Que papel a sra. imagina para Michel Temer, Lula e FHC?

Nenhum deles tem um papel específico no processo de impeachment. É importante eles lembrarem isso, que é o Congresso que tem a responsabilidade de lidar com o assunto. O Congresso deve ter papel central, os líderes dos partidos deles devem promover um processo sério e transparente. É uma responsabilidade deles deixarem o Congresso conduzir o processo.

A sra. diz no estudo que os países sobrevivem após o impeachment. Mas e os partidos e os presidentes afastados, o que costuma ocorrer com eles?

Quase todos os partidos de presidentes alvos de impeachment continuaram na política. Os que não sobreviveram eram partidos como o de (Fernando) Collor, que existiam apenas para levar uma pessoa à Presidência. Um partido que tem história, uma vida maior que uma pessoa, tende a continuar ativo.

Como a sra. vê o funcionamento das instituições no Brasil?

Fui ao Brasil pela primeira vez em 1989. Sem dúvida as instituições funcionam muito melhor do que se esperava. Em 1989, não se sabia se o Brasil era capaz de consolidar a democracia. Com o primeiro caso de impeachment, as instituições se fortaleceram. Hoje, é impressionante ver a Justiça colocando ricos e poderosos no banco dos réus, na prisão. Há 30 anos, ninguém imaginava isso. Até cinco anos atrás não se imaginava isso.

  Foto: DIV

A cientista política americana Kathryn Hochstetler é especialista em América Latina e em mandatos presidenciais interrompidos. Em 2006, ela mostrou que 1 em 4 presidentes não terminou seu governo, seja por impeachment, renúncia ou deposição. Três fatores desencadearam a queda dos chefes de Executivo: crise econômica, envolvimento direto em corrupção e falta de apoio no Legislativo, associados a grande mobilização social.

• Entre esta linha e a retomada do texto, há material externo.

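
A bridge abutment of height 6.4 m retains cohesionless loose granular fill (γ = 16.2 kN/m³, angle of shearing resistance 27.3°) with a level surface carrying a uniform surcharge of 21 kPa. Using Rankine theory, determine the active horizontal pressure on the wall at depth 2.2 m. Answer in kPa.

21.0 kPa

K_a = (1 − sin φ)/(1 + sin φ) = 0.3711.
σ_v = γz + q = 16.2 × 2.2 + 21 = 56.64 kPa.
σ_h = K_a σ_v = 0.3711 × 56.64 = 21.02 kPa.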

Kathryn diz que um processo de impeachment não pode servir de “atalho para o poder” e deve ser conduzido de forma séria. Para tanto, a pesquisadora define um papel para o vice-presidente Michel Temer e para os ex-presidentes Luiz Inácio Lula da Silva e Fernando Henrique Cardoso. “É responsabilidade deles deixarem o Congresso conduzir o processo.” Kathryn poderá checar isso de perto em março, quando virá ao Brasil.

Qual sua avaliação sobre o processo de impeachment de Dilma e a atuação de Eduardo Cunha?

É um caso difícil, pois se confundiu com o próprio processo contra Cunha no Conselho de Ética da Câmara. Essa interligação entre os casos torna a situação complexa. Mas o impeachment de Dilma tem uma história anterior, vem de um processo orgânico, com partidos de oposição mobilizados há muito tempo. Havia protestos na rua. Mas o momento de início do processo não foi o mais adequado.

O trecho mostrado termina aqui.